Floor direction for new hardwood over 1925 hardwood on sleepers?

Flooring Forum - DIY & Professional

Help Support Flooring Forum - DIY & Professional:

This site may earn a commission from merchant affiliate links, including eBay, Amazon, and others.

jsmith

New Member
Joined
Jul 21, 2015
Messages
2
Location
,
I’m having a new ¾” maple hardwood floor installed over my existing maple hardwood floors in my unit of a 1925 condo building. The existing floor assembly is:

joist @ 16”on center
¾” plank subfloor
1” sleepers (aligned w/ joists)
¾” Maple floor

If I bounce on one foot on my existing floor on the span between the sleepers, there is noticeable movement in the floor.

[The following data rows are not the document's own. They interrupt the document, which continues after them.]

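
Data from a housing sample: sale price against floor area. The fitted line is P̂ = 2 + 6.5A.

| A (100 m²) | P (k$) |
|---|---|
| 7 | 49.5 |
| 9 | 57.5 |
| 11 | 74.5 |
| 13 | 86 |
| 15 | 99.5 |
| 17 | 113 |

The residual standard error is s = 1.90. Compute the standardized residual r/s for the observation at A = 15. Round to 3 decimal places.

P̂ = 2 + 6.5·15 = 99.5
r = 99.5 − 99.5 = 0
r/s = 0 / 1.90 = 0.000

0.000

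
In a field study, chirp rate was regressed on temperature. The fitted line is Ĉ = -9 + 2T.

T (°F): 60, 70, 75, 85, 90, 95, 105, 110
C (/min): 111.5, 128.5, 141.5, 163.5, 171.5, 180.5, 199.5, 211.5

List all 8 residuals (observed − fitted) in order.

0.5, -2.5, 0.5, 2.5, 0.5, -0.5, -1.5, 0.5

T=60: Ĉ = -9 + 2·60 = 111; e = 111.5 − 111 = 0.5
T=70: Ĉ = -9 + 2·70 = 131; e = 128.5 − 131 = -2.5
T=75: Ĉ = -9 + 2·75 = 141; e = 141.5 − 141 = 0.5
T=85: Ĉ = -9 + 2·85 = 161; e = 163.5 − 161 = 2.5
T=90: Ĉ = -9 + 2·90 = 171; e = 171.5 − 171 = 0.5
T=95: Ĉ = -9 + 2·95 = 181; e = 180.5 − 181 = -0.5
T=105: Ĉ = -9 + 2·105 = 201; e = 199.5 − 201 = -1.5
T=110: Ĉ = -9 + 2·110 = 211; e = 211.5 − 211 = 0.5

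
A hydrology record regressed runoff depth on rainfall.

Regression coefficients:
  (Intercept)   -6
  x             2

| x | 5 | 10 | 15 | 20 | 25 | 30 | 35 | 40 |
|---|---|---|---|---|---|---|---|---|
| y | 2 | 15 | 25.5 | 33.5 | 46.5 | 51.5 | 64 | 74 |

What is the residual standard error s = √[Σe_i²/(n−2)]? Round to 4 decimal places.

x=5: ŷ = -6 + 2·5 = 4; e = 2 − 4 = -2
x=10: ŷ = -6 + 2·10 = 14; e = 15 − 14 = 1
x=15: ŷ = -6 + 2·15 = 24; e = 25.5 − 24 = 1.5
x=20: ŷ = -6 + 2·20 = 34; e = 33.5 − 34 = -0.5
x=25: ŷ = -6 + 2·25 = 44; e = 46.5 − 44 = 2.5
x=30: ŷ = -6 + 2·30 = 54; e = 51.5 − 54 = -2.5
x=35: ŷ = -6 + 2·35 = 64; e = 64 − 64 = 0
x=40: ŷ = -6 + 2·40 = 74; e = 74 − 74 = 0
SSE = 4 + 1 + 2.25 + 0.25 + 6.25 + 6.25 + 0 + 0 = 20
s = √(20/6) = √3.33333 ≈ 1.8257

s = 1.8257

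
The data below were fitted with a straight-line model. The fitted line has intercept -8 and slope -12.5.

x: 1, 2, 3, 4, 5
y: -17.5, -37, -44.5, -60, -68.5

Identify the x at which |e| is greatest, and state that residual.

x=1: ŷ = -8 − 12.5·1 = -20.5; e = -17.5 − (-20.5) = 3
x=2: ŷ = -8 − 12.5·2 = -33; e = -37 − (-33) = -4
x=3: ŷ = -8 − 12.5·3 = -45.5; e = -44.5 − (-45.5) = 1
x=4: ŷ = -8 − 12.5·4 = -58; e = -60 − (-58) = -2
x=5: ŷ = -8 − 12.5·5 = -70.5; e = -68.5 − (-70.5) = 2
Largest |e| is 4 at x = 2, residual -4.

x = 2, e = -4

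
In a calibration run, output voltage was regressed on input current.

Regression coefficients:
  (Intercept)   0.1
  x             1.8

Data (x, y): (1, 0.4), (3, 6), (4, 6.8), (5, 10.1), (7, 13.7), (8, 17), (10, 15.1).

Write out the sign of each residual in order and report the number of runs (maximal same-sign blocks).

x=1: ŷ = 0.1 + 1.8·1 = 1.9; r = 0.4 − 1.9 = -1.5
x=3: ŷ = 0.1 + 1.8·3 = 5.5; r = 6 − 5.5 = 0.5
x=4: ŷ = 0.1 + 1.8·4 = 7.3; r = 6.8 − 7.3 = -0.5
x=5: ŷ = 0.1 + 1.8·5 = 9.1; r = 10.1 − 9.1 = 1
x=7: ŷ = 0.1 + 1.8·7 = 12.7; r = 13.7 − 12.7 = 1
x=8: ŷ = 0.1 + 1.8·8 = 14.5; r = 17 − 14.5 = 2.5
x=10: ŷ = 0.1 + 1.8·10 = 18.1; r = 15.1 − 18.1 = -3
Signs: − + − + + + −
Runs: −×1, +×1, −×1, +×3, −×1 → 5

5 runs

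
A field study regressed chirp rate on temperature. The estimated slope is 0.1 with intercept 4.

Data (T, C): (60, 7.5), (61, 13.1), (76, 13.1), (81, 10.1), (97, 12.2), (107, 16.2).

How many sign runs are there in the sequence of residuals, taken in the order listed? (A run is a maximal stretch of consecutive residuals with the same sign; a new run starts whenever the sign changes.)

T=60: Ĉ = 4 + 0.1·60 = 10; e = 7.5 − 10 = -2.5
T=61: Ĉ = 4 + 0.1·61 = 10.1; e = 13.1 − 10.1 = 3
T=76: Ĉ = 4 + 0.1·76 = 11.6; e = 13.1 − 11.6 = 1.5
T=81: Ĉ = 4 + 0.1·81 = 12.1; e = 10.1 − 12.1 = -2
T=97: Ĉ = 4 + 0.1·97 = 13.7; e = 12.2 − 13.7 = -1.5
T=107: Ĉ = 4 + 0.1·107 = 14.7; e = 16.2 − 14.7 = 1.5
Signs: − + + − − +
Runs: −×1, +×2, −×2, +×1 → 4

4 runs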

The flooring installer is cautioning that the new floor must be installed perpendicular to ¬the existing maple finished floor, which would be parallel to the sleepers and joists. This rule I understand is so the seasonal moisture / thermal movement of the two floors doesn’t work together to exaggerate gaps in the new floor. But I’m wondering if running the new floor w/ the existing floor is better for stiffness given the sleepers / joists direction.

I should add that before the new floor goes in I am planning on screwing off the existing floor frequently (6” OC) along the sleepers / joists to tackle some of the squeak that is in this old floor.

Any thoughts / comments appreciated.
Thanks!
 
Based on how I'm interpreting your description, when you walk on the floor the flex is occurring in the existing 3/4 maple flooring. You never stand on the subfloor as the sleepers keep you suspended over it. Essentially the maple is the floor. Running the new floor perpendicular will then stiffen it. Running it in parallel would stiffen it also, but not near as much.

If you pulled the existing floor then yes, you would want to place the new floor perpendicular to the joists.